900 groups to fight Cork City expansion

An organisation representing 900 community and voluntary organisations in Co Cork is lobbying TDs and senators in an effort to scrap a major boundary extension to Cork City, which it says will be a “complete disaster” for rural communities if it goes ahead.

900 groups to fight Cork City expansion

The Public Participation Network (PPN) fears rural areas, especially those on the periphery, will suffer serious neglect as the county council will lose nearly €50m a year in revenue from commercial rates and local property tax if the city boundary is extended to include Cork Airport, Ballincollig, Blarney, Glanmire, Little Island, and Carrigtwohill.

“At the moment, small communities are struggling for any kind of funding and rural roads are in a bad state of repair,” said PPN convener Finbarr Harrington.

“If the county council loses €50m a year it will only make matters far worse.”

The Mackinnon report, which proposed the extension, suggested that compensation be paid by the city council to the county council for the revenue losses and it be reviewed after five years.

However, Mr Harrington said PPN members were concerned about the city council’s ability to pay.

“We’re worried that the city council won’t be able to take over these areas and fully service them and at the same time pay the compensation,” he said. “I would be very surprised if the city council even manged to pay for the first five years. It is already struggling with its budget, like many other local authorities.”

He said the PPN was one of the few bodies in Cork which met with the Mackinnon report’s authors prior to them making their recommendations to the Government.

“I chaired that two-hour meeting and it was unanimous from our 22-strong secretariat that a major city boundary extension would be an absolute disaster for the county. But [the report authors] totally dismissed what we said,” he said.

PPN has written to all TDs and senators in Cork asking them to meet with it and outline where they stand on the boundary extension issue.

Mr Harrington said some public representatives had written back and stated they would be prepared to meet with PPN representatives. However, a number have yet to respond.

Foreign Minister Simon Coveney and Fianna Fáil leader Micheál Martin, both of the Cork South Central constituency, have said they are in favour of the Mackinnon report. A number of other public representatives have yet to publicly declare where they stand.

“We’re trying to put pressure on them to come out and say what they think,” said Mr Harrington. “We’re lobbying all of them. We’re especially calling on all rurally-based TDs to oppose such a major extension as it’s a terrible deal.”

the mayor of County Cork, Declan Hurley, welcomed Mr Coveney’s promise that the implementation group tasked with looking at the detail of the boundary change proposed by Mackinnon will take into account concerns which have been expressed by various organisations such as PPN.

Meanwhile, Lord Mayor Tony Fitzgerald has accused the county council of spreading “falsehoods” and of “attempts to whip up unnecessary fear in communities”. He said contrary to claims by the county council, the extension of the city “will not stop access to national or EU rural funding streams such as Leader funding in rural areas”.
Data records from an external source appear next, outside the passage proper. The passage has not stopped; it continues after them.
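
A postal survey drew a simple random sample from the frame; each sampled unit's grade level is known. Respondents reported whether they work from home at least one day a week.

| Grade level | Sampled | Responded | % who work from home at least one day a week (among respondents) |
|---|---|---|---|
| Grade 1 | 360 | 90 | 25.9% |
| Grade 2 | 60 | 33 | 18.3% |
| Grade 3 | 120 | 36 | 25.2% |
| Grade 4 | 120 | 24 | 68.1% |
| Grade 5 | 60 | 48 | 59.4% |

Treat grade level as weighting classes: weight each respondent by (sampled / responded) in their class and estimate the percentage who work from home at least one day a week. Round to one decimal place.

35.0%

Response rates by class: Grade 1 90/360 = 25%, Grade 2 33/60 = 55%, Grade 3 36/120 = 30%, Grade 4 24/120 = 20%, Grade 5 48/60 = 80%.
Inverse-response-rate weighting restores each class to its sampled count, so class totals weight by n_sampled:
  Grade 1: 360 × 25.9 = 9324
  Grade 2: 60 × 18.3 = 1098
  Grade 3: 120 × 25.2 = 3024
  Grade 4: 120 × 68.1 = 8172
  Grade 5: 60 × 59.4 = 3564
Adjusted estimate = 25,182 / 720 = 34.975 → 35.0%.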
In fact, he said, it would “likely” mean citizens fared better. “Records show that in 2017 Cork City Council spent €1,363 per citizen on public services, while Cork County Council spent just €717.”
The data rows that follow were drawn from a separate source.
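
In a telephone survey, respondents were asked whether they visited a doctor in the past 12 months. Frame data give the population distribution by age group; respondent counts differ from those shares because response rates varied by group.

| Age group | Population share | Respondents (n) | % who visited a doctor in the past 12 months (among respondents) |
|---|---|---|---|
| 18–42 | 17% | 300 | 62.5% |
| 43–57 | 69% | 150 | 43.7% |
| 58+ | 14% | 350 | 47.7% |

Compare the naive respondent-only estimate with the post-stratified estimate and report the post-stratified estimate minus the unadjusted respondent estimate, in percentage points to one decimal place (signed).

Naive respondent-only estimate (weights = respondent counts):
  (300/800)×62.5 + (150/800)×43.7 + (350/800)×47.7 = 52.5%
Post-stratified estimate weights by population shares:
  0.17×62.5 + 0.69×43.7 + 0.14×47.7 = 47.456%
Difference = 47.456 − 52.5 = -5.044 pp.

-5.0 percentage points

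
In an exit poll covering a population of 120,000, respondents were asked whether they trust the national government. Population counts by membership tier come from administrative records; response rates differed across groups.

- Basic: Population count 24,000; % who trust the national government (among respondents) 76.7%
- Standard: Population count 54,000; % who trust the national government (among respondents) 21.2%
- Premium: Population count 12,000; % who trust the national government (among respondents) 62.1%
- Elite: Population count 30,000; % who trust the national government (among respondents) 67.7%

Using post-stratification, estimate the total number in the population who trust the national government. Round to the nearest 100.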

In relation to the recent county offer of a scaled-back boundary extension — offering to cede Frankfield, Grange, Douglas, and Ballyvolane — he said it “offered little other than ceding control of existing defacto suburbs”.

“It cannot be described as generous,” said Mr Fitzgerald. “From our analysis, only 30% of this area is capable of being developed,” he said. The offer was “what Cork City needed in 1980, not in 2017”, he said.